唐葉也忍不住為他們捏了一把汗,在他聽說中,趙王可不是什么好脾氣的,據說動怒如雷霆,萬一發火,一巴掌下去這三個全得趴下,弄不好十天半個月起不了床。
但出乎意料,李玄霸眼神依舊淡漠,并沒有特殊反應。
只是沉默了一會兒淡淡道:“想與強者比試,何錯之有。”
這一句話,頓時讓三個夯貨大大松了口氣,眼神中都是慶幸。
唐葉也暗中咋舌,這才像李玄霸說出的話。
“不過……”
這忽然一轉折,讓三個家伙馬上又緊張起來。
好在李玄霸只是說了句:“好苗子,困著不好,送去我府上。”
三個家伙這才如釋重負,而且眼神流露出震驚,李玄霸的意思或許是他要親自調教這個猛男啊。
但他們可不敢多問,當下抬起昏迷的羅通,一溜煙跑路。
程處默不是沒看到唐葉,但這種時候,他只想趕快解決眼前事,所以只遞出一個眼神,并沒打招呼。
可這個眼神,不知怎么的就被李玄霸發現了,好像他后腦勺也長著眼睛。
慢慢轉回身,目光落在唐葉身上。
唐葉也終于和這位正面相對。
細看李玄霸,雖然面色蒼白,身體瘦削,五官卻非常俊逸,細長的雙目和李世基本同源,鼻梁挺直,眼窩幽深,嘴唇有些單薄,而那一頭略帶弧度的長發更讓他顯得有點出塵。

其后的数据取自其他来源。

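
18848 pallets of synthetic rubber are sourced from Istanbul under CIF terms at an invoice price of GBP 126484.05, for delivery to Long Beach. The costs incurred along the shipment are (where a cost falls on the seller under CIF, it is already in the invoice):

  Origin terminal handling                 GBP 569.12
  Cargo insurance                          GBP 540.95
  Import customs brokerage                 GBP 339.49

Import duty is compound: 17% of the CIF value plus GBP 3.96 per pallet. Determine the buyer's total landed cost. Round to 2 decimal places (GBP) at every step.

Total landed cost: GBP 222963.91

CIF: the seller pays costs through ocean freight and marine insurance to the destination port.
Already in the invoice (seller's account under CIF): origin terminal, insurance — exclude.
The CIF price already equals the CIF value: 126484.05
Ad valorem component: 126484.05 × 17% = 21502.29
Specific component: 18848 × 3.96 = 74638.08
Import duty = 21502.29 + 74638.08 = 96140.37
Buyer bears: brokerage 339.49 + duty 96140.37 = 96479.86
Landed cost = invoice 126484.05 + 96479.86 = 222963.91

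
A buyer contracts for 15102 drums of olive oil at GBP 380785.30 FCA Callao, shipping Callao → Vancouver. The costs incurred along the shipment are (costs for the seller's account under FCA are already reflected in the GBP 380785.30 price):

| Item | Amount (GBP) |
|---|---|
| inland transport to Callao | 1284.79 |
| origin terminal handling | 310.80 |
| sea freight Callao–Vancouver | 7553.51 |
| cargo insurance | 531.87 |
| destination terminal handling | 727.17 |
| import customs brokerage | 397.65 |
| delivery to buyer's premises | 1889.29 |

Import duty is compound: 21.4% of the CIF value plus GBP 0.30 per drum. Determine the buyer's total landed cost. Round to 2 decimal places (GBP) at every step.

Total landed cost: GBP 480011.03

FCA: the seller delivers export-cleared goods to the carrier; the buyer bears costs from that point.
Already in the invoice (seller's account under FCA): inland to port — exclude.
CIF value = FCA price + origin terminal + freight + insurance = 380785.30 + 310.80 + 7553.51 + 531.87 = 389181.48
Ad valorem component: 389181.48 × 21.4% = 83284.84
Specific component: 15102 × 0.30 = 4530.60
Import duty = 83284.84 + 4530.60 = 87815.44
Buyer bears: origin terminal 310.80 + freight 7553.51 + insurance 531.87 + destination terminal 727.17 + brokerage 397.65 + delivery 1889.29 + duty 87815.44 = 99225.73
Landed cost = invoice 380785.30 + 99225.73 = 480011.03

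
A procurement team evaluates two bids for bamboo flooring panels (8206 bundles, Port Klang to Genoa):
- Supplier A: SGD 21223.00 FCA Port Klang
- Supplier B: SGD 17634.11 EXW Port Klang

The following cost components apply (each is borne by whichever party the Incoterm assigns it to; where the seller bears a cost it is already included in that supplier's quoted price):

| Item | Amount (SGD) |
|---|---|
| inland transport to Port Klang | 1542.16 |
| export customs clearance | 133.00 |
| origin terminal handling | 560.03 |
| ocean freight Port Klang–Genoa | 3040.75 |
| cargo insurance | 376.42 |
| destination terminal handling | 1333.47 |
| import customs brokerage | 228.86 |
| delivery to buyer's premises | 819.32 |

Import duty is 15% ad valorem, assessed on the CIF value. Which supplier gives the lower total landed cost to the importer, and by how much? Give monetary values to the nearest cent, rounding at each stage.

Supplier B is cheaper by SGD 2200.79

Supplier A (FCA):
CIF value = FCA price + origin terminal + freight + insurance = 21223.00 + 560.03 + 3040.75 + 376.42 = 25200.20
Import duty = 25200.20 × 15% = 3780.03
Buyer bears (A): 560.03 + 3040.75 + 376.42 + 1333.47 + 228.86 + 819.32 = 6358.85
Landed cost (A) = invoice 21223.00 + 6358.85 + duty 3780.03 = 31361.88
Supplier B (EXW):
CIF value = EXW price + inland to port + export clearance + origin terminal + freight + insurance = 17634.11 + 1542.16 + 133.00 + 560.03 + 3040.75 + 376.42 = 23286.47
Import duty = 23286.47 × 15% = 3492.97
Buyer bears (B): 1542.16 + 133.00 + 560.03 + 3040.75 + 376.42 + 1333.47 + 228.86 + 819.32 = 8034.01
Landed cost (B) = invoice 17634.11 + 8034.01 + duty 3492.97 = 29161.09
Difference = |31361.88 − 29161.09| = 2200.79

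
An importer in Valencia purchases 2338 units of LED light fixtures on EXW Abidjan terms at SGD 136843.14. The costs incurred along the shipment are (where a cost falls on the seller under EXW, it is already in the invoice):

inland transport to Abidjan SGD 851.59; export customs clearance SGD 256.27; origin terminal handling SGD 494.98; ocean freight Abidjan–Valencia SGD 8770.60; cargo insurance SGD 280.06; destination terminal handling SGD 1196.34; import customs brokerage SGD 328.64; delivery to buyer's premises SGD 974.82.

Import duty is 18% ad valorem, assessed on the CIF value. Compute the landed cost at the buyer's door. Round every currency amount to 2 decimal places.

EXW: the seller makes goods available at their premises; the buyer bears all onward costs.
CIF value = EXW price + inland to port + export clearance + origin terminal + freight + insurance = 136843.14 + 851.59 + 256.27 + 494.98 + 8770.60 + 280.06 = 147496.64
Import duty = 147496.64 × 18% = 26549.40
Buyer bears: inland to port 851.59 + export clearance 256.27 + origin terminal 494.98 + freight 8770.60 + insurance 280.06 + destination terminal 1196.34 + brokerage 328.64 + delivery 974.82 + duty 26549.40 = 39702.70
Landed cost = invoice 136843.14 + 39702.70 = 176545.84

Total landed cost: SGD 176545.84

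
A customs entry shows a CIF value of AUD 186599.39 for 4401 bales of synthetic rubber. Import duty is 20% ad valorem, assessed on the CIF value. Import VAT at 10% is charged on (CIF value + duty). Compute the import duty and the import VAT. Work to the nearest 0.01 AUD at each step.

Import duty: AUD 37319.88; import VAT: AUD 22391.93

Import duty = 186599.39 × 20% = 37319.88
VAT base = CIF + duty = 186599.39 + 37319.88 = 223919.27
Import VAT = 223919.27 × 10% = 22391.93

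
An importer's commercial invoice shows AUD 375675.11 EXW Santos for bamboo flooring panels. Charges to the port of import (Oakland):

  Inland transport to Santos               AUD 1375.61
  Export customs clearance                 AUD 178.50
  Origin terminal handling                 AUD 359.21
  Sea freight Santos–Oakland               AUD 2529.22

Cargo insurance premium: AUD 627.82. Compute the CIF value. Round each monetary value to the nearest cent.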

只是那目光顯得極淡漠,眼瞼低垂,仿佛對什么都提不起太大興趣。
“你,是誰。”
面對李玄霸的詢問,唐葉深吸口氣,認真道:“城西書畫鋪,刀筆齋,唐葉。”
李玄霸看看他,沒有再說什么,轉身就要離去。
唐葉卻有點鬼使神差,居然說了句:“能不能請閣下喝杯酒?”
李玄霸腳步微微一停,似乎思考了下,“此處人多。”
這就是沒有拒絕啊,唐葉心中一喜,忙道:“小可家中有極品太白醉,敢請移步?”
李玄霸抬頭看看西邊,舉步而去。
這就是同意了,唐葉趕忙當先引路。
一路上,什么話都沒有。
當來到刀筆齋的時候,正好看到克修斯準備去鐵匠鋪,抬頭看到李玄霸那一刻,頓時渾身肌肉都肉眼可見的繃緊,眼神死死盯著對方。
李玄霸只是看他一眼:“廢柴。”
說罷,便擦身而過。
好么,克修斯可是有望晉升黃金大騎士的強者,資質遠非常人可比,結果就得了一句廢柴。
當唐葉使個眼色讓他趕緊走的時候,赫然發現克修斯皮膚和皮下肌肉都在劇烈顫抖。
柜臺后的任老頭看著李玄霸瞳孔收縮成針眼,不等唐葉吩咐,便匆忙收拾賬本溜走。
只剩下個李娃有點懵懂,打量了一下眼前病懨懨的客人,眼神中卻仿佛掠過一道心疼的目光。